A lot of DeFi vaults that are supposed to hold valuable tokens may end up empty.

Is this even possible?

It’s not clear we can quickly calculate how many projects must agree for just Uniswap, Curve, MakerDAO and Aave to keep working sensibly. And to be clear we do not mean working sensibly on all the forks. We mean working sensibly anywhere at all.

Oh and did we forget to mention: these bridges are the targets of ongoing attacks including one while this column was being written. The ecosystem needs to corral lots of these folks while they are under fire and being hacked.

This looks an awful lot like a tricky coordination problem in international relations. Seriously: the solution is clearly something like a diplomatic conference where projects send representatives and a collective decision is made. Except this would not only break the decentralization of some of these products but the entire system would clearly have a center so long as someone needed to force agreement.

And then there are the immutable protocols like Uniswap. That one is just gonna keep trading everything and prices will get wonky. Say all the tokens in a given liquidity pool go unbacked and are worthless. Uniswap won’t even notice. It will keep making prices based on xy=k at whatever level the liquidity pool supports.

An example of lunacy

Let’s work a “simple” example to see how horrible this can be. Say we have staked into a Uniswap pool with WBTC and USDC and they choose different forks. Then on one chain we can withdraw a useful WBTC and a useless USDC. On the other a useless WBTC and a useful USDC. Now we have to bridge one of those useful tokens over to the other chain to get back some semblence of order.

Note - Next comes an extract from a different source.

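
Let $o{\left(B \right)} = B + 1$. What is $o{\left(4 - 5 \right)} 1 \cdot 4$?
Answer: $0$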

OK, so we bridge our useful USDC back to the first chain. So now on the first chain we have a useful WBTC, a useful WUSDC and a useless USDC. Right.

Try this for a few forks and a few more tokens and then you go figure out how to use the resulting ecosystem. The environmental benefits of proof of stake may be entirely offset by increased Post-It consumption. And that is assuming some modicum of decentralization-breaking and coordination. Otherwise it’s just a messy free-for-all.